The industry also expects Trump to make good on his campaign promise to impose a border tax on vehicles and parts imported from Mexico and Canada for sale in the US.
But there are indications that any tax will be subject to discussion and debate in terms of how its implemented.
Meanwhile, the carmakers have be announcing modest hiring and investments in US plants, lending the Tweeter in Chief some easy, early wins.
GM CEO Mary Barra is on Trump’s council of business leaders, and Ford CEO Mark Fields has joined Trump’s manufacturing initiative. Tesla CEO Elon Musk is involved with both.
From the outside, it looks like the US auto industry has crafted a deal with Trump — and is also looks as if the deal strongly favours their interests, at Trump’s expense. Obviously, it remains to be seen how it will all shake out, and Trump isn’t doing auto executives any favours by charging forward with his immigration ban and forcing CEOs and companies to issues official statements on the order.
But there’s a larger problem that could make trouble for automakers, especially as they head into a US sales downturn over the next 12 to 18 months.
Buying or leasing a car or truck is all about confidence — specifically, it’s about confidence in the future. A person who buys a new vehicle and spends on average over $33,000 is a person who feels optimistic about the next few years. He or she needs to know that they economy will be stable enough to support the employment that yields the income that goes toward the payments.
The auto industry has also begun to increasingly stress its role is a truly exciting future for humanity, it terms of the transformation of mobility that’s currently underway. Fresh off two meetings with Trump, Mark Fields visited Business Insider’s New York office and repeated his view that the company is looking more than a decade into the future when considering its destiny, its business strategies, and its responsibilities to society.
A less bright future?
Car companies have always trafficked in futurism — they used to be famous for rolling out “dream cars” at auto shows — but now they’re embracing a more high-tech, change-the-world perspective. And, crucially, asking their employees, dealers, and customers to come along for the ride.

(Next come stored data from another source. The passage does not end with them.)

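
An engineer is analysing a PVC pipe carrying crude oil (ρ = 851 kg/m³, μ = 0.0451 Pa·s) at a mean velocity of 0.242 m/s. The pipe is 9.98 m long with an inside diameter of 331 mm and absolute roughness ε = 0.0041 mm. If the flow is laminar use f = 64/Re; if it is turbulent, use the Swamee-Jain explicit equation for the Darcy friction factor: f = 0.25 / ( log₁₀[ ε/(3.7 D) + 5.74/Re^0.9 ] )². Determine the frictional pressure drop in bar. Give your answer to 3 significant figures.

ΔP ≈ 3.18×10^-4 bar

Reynolds number Re = ρVD/μ = 851 · 0.242 · 0.331 / 0.0451 = 1511.
Re < 2300 → laminar flow, so f = 64/Re = 64/1511 = 0.04234 (the turbulent correlation is not needed).
Darcy-Weisbach: ΔP = f(L/D)(ρV²/2) = 0.04234·(9.98/0.331)·(851·0.242²/2) = 0.04234·30.15·24.92 = 31.81 Pa.
ΔP = 31.81 Pa = 3.18×10^-4 bar.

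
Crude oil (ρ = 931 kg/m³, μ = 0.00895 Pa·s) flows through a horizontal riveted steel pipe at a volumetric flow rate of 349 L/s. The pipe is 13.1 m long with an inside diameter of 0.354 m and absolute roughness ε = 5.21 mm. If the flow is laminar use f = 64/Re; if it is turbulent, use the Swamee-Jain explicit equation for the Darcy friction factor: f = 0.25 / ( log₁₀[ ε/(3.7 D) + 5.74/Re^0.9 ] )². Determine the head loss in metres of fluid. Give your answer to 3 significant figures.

Q = 349 L/s = 349/1000 = 0.349 m³/s.
Cross-sectional area A = πD²/4 = π(0.354)²/4 = 0.09842 m²; mean velocity V = Q/A = 0.349/0.09842 = 3.546 m/s.
Reynolds number Re = ρVD/μ = 931 · 3.546 · 0.354 / 0.00895 = 1.306e+05.
Re > 4000 → turbulent. Relative roughness ε/D = 0.00521/0.354 = 0.0147. Swamee-Jain: f = 0.25/(log₁₀[0.0147/3.7 + 5.74/1.306e+05^0.9])² = 0.25/(log₁₀[0.00398 + 0.000143])² = 0.25/(-2.385)² = 0.04395.
Darcy-Weisbach: ΔP = f(L/D)(ρV²/2) = 0.04395·(13.1/0.354)·(931·3.546²/2) = 0.04395·37.01·5853 = 9519 Pa.
Head loss h_f = ΔP/(ρg) = 9519/(931·9.81) = 1.04 m.

h_f ≈ 1.04 m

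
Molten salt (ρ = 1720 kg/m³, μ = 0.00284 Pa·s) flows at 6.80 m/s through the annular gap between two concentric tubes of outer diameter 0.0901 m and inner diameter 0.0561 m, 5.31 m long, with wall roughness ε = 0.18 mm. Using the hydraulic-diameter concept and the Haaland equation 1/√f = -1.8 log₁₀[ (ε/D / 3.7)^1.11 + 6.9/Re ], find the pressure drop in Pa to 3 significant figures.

ΔP ≈ 196000 Pa

Hydraulic diameter D_h = 4A/P = D_o - D_i = 0.0901 - 0.0561 = 0.034 m.
Re = ρVD_h/μ = 1720·6.8·0.034/0.00284 = 1.4e+05.
ε/D_h = 0.00018/0.034 = 0.00529; Haaland gives 1/√f = -1.8 log₁₀[0.000696+4.93e-05] = 5.63, so f = 0.03155.
ΔP = f(L/D_h)(ρV²/2) = 0.03155·5.31/0.034·3.977e+04 = 1.96e+05 Pa.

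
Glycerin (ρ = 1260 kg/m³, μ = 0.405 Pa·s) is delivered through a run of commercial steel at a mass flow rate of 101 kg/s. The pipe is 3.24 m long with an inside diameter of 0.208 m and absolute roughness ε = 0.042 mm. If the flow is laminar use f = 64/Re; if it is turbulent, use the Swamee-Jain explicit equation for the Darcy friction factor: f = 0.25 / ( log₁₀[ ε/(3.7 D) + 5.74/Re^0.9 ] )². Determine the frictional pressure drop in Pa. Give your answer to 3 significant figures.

ΔP ≈ 2290 Pa

A = πD²/4 = π(0.208)²/4 = 0.03398 m²; mean velocity V = ṁ/(ρA) = 101/(1260 · 0.03398) = 2.359 m/s.
Reynolds number Re = ρVD/μ = 1260 · 2.359 · 0.208 / 0.405 = 1527.
Re < 2300 → laminar flow, so f = 64/Re = 64/1527 = 0.04192 (the turbulent correlation is not needed).
Darcy-Weisbach: ΔP = f(L/D)(ρV²/2) = 0.04192·(3.24/0.208)·(1260·2.359²/2) = 0.04192·15.58·3506 = 2290 Pa.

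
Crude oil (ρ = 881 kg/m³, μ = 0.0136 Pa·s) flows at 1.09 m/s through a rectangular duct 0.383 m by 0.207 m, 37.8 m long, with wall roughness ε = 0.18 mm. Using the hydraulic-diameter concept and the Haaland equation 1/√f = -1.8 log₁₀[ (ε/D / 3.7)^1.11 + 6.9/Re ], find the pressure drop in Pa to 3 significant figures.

Hydraulic diameter D_h = 4A/P = 4·(0.383·0.207)/(2·(0.383+0.207)) = 0.3171/1.18 = 0.2687 m.
Re = ρVD_h/μ = 881·1.09·0.2687/0.0136 = 1.898e+04.
ε/D_h = 0.00018/0.2687 = 0.00067; Haaland gives 1/√f = -1.8 log₁₀[7.02e-05+0.000364] = 6.053, so f = 0.02729.
ΔP = f(L/D_h)(ρV²/2) = 0.02729·37.8/0.2687·523.4 = 2009 Pa.

ΔP ≈ 2010 Pa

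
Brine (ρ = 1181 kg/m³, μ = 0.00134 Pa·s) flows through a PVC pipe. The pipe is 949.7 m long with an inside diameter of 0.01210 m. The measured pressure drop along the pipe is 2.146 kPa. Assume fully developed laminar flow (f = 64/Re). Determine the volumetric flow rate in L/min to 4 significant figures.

For laminar flow, f = 64/Re with Re = ρVD/μ, so Darcy-Weisbach reduces to ΔP = 32μLV/D². Solving for V: V = ΔP·D²/(32μL) = 2146·(0.0121)²/(32·0.00134·949.7) = 0.007715 m/s.
Check: Re = ρVD/μ = 1181·0.007715·0.0121/0.00134 = 82.28 < 2300, so the laminar assumption holds.
Q = V·A = 0.007715·(π/4·0.0121²) = 8.872e-07 m³/s = 0.05323 L/min.

Q ≈ 0.05323 L/min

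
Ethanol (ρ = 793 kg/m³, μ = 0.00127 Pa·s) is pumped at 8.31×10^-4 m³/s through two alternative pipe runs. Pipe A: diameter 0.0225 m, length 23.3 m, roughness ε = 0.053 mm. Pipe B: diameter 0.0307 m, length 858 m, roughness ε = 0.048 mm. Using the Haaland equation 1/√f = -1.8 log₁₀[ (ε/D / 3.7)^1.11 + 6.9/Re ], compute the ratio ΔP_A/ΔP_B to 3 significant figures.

ΔP_A/ΔP_B ≈ 0.130

Pipe A: V = Q/A = 0.000831/0.0003976 = 2.09 m/s; Re = 2.936e+04; ε/D = 0.00236; Haaland → f = 0.02859; ΔP_A = f(L/D)(ρV²/2) = 5.129e+04 Pa.
Pipe B: V = Q/A = 0.000831/0.0007402 = 1.123 m/s; Re = 2.152e+04; ε/D = 0.00156; Haaland → f = 0.02833; ΔP_B = f(L/D)(ρV²/2) = 3.957e+05 Pa.
ΔP_A/ΔP_B = 5.129e+04/3.957e+05 = 0.130.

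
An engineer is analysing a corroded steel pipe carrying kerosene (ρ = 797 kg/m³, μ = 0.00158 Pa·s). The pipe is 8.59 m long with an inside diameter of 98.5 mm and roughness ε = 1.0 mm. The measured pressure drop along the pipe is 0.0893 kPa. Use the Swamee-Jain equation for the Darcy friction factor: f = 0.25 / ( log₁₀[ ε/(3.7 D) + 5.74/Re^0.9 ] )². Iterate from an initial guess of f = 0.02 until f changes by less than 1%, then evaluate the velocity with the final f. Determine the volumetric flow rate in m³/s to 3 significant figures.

Q ≈ 0.00186 m³/s

Rearranging Darcy-Weisbach: V = √(2·ΔP·D/(f·L·ρ)). With ε/D = 0.001/0.0985 = 0.0102, iterate starting from f = 0.02:
  f = 0.02 → V = √(2·89.3·0.0985/(0.02·8.59·797)) = 0.3584 m/s; Re = ρVD/μ = 1.781e+04; f → 0.04187
  f = 0.04187 → V = 0.2477 m/s; Re = 1.231e+04; f → 0.04324
  f = 0.04324 → V = 0.2438 m/s; Re = 1.211e+04; f → 0.04331
Converged (Δf/f < 1%). With the final f = 0.04331: V = √(2·89.3·0.0985/(0.04331·8.59·797)) = 0.2436 m/s.
Q = V·A = 0.2436·(π/4·0.0985²) = 0.001856 m³/s = 0.00186 m³/s.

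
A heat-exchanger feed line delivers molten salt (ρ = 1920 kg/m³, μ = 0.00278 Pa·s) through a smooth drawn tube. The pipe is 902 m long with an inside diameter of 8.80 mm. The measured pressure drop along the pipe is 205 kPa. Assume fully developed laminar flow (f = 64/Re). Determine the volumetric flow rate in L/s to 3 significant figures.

Q ≈ 0.0120 L/s

For laminar flow, f = 64/Re with Re = ρVD/μ, so Darcy-Weisbach reduces to ΔP = 32μLV/D². Solving for V: V = ΔP·D²/(32μL) = 2.05e+05·(0.0088)²/(32·0.00278·902) = 0.1978 m/s.
Check: Re = ρVD/μ = 1920·0.1978·0.0088/0.00278 = 1202 < 2300, so the laminar assumption holds.
Q = V·A = 0.1978·(π/4·0.0088²) = 1.203e-05 m³/s = 0.0120 L/s.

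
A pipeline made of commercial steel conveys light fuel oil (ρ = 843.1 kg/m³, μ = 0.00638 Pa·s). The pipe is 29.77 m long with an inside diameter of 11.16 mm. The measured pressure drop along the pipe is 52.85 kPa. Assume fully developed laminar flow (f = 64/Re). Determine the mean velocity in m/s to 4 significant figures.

V ≈ 1.083 m/s

For laminar flow, f = 64/Re with Re = ρVD/μ, so Darcy-Weisbach reduces to ΔP = 32μLV/D². Solving for V: V = ΔP·D²/(32μL) = 5.285e+04·(0.01116)²/(32·0.00638·29.77) = 1.083 m/s.
Check: Re = ρVD/μ = 843.1·1.083·0.01116/0.00638 = 1597 < 2300, so the laminar assumption holds.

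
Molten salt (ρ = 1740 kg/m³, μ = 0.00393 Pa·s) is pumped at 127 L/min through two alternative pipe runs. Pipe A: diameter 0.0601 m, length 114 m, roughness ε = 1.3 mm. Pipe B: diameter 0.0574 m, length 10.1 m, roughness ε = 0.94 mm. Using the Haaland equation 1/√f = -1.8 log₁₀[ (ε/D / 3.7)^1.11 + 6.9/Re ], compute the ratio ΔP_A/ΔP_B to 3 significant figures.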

Just about two weeks into governing, however, the Trump administration is starting to show a big crack between its generally good relationship with the business community and its rapidly degrading relationship with everyone else. Some companies are getting caught in the middle; Silicon Valley CEOs had to rush to condemn the executive order banning Syrian refugees from entering the US, as well as immigrants from a list of predominantly Muslim countries.
We could have seen this coming. Getting cosy with business is a Republican thing to do — nothing unusual there. But many of Trump’s other moves have been politically incendiary. This is bad because the last thing that the pro-business GOP wants is for millions of customers to think that everything is going to pieces, and fast.
The auto industry will feel this acutely. If you’re angry or scared, and you aren’t sure what’s going in Washington, you may hold off on committing to new car payments for five or more years. Consumer sentiment is called that for a reason.
A downturn is coming
The automakers also know that although sales in the US are continuing to boom, setting records two years in a row, they will decline at some point. In that environment, customers don’t need unexpected reasons to not buy.
But Trump is backed into a corner here. By campaigning on a message that America was broken, he now has to cast his remedies in terms that will imagine pain and suffering. This is difficult because if you look at it by the numbers the US economy is at full employment, car sales are setting records, and the stock market is way, way up.
So ultimately, Trump’s messaging could hurt the automakers, who would very much like to see optimism run high for another year, bolstering sales and balance sheets alike. Unfortunately, the past two weeks have shown that they may not be able to envision a future that’s quite as bright as they need it to be.